Si l’on devait résumer cet article en une phrase, ce serait :

La plus grande valeur du HIIT pour le marathon n’est pas d’améliorer votre capacité à « tenir 42 km en anaérobie », mais, en améliorant le volume d’éjection systolique, le VO2max, la réserve de vitesse et la stabilité à haute allure, de faire de l’allure marathon un travail à coût relatif plus faible.

C’est aussi pourquoi un plan marathon mature ne rejette pas le HIIT, mais ne le mythifie pas non plus. L’approche réellement efficace consiste à le placer dans un système dont le corps principal est l’accumulation de volume à basse et moyenne intensité, l’état stable au seuil et la spécificité des sorties longues.
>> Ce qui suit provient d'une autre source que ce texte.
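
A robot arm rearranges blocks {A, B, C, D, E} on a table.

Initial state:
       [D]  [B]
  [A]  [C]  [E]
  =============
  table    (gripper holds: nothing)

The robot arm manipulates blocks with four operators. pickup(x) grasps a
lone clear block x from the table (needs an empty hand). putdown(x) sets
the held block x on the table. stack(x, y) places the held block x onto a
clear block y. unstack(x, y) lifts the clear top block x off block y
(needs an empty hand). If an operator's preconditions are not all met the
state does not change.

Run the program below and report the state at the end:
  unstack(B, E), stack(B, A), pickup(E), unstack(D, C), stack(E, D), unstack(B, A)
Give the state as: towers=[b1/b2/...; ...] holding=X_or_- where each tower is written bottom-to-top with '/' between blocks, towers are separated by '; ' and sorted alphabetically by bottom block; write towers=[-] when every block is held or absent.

step 1 (unstack(B, E)): towers=[A; C/D; E] holding=B
step 2 (stack(B, A)): towers=[A/B; C/D; E] holding=-
step 3 (pickup(E)): towers=[A/B; C/D] holding=E
step 4 (unstack(D, C)) [no-op]: towers=[A/B; C/D] holding=E
step 5 (stack(E, D)): towers=[A/B; C/D/E] holding=-
step 6 (unstack(B, A)): towers=[A; C/D/E] holding=B

towers=[A; C/D/E] holding=B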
Le gros volume en Z1 est le plancher, le seuil et l’allure marathon sont les murs, la sortie longue est la poutre maîtresse, et le HIIT est l’étai qui élève le toit.

Sans HIIT, votre plafond risque d’être trop bas ; mais s’il ne reste que le HIIT, votre marathon ne pourra jamais se construire. Pour les coureurs qui visent un record personnel, passer sous les 4 h, sous les 3 h, ou même aller plus vite, la véritable règle d’or n’a jamais été « faire plus de haute intensité », mais :

Utiliser une haute intensité peu fréquente et précise au service d'un volume important et solide d'entraînement spécifique marathon.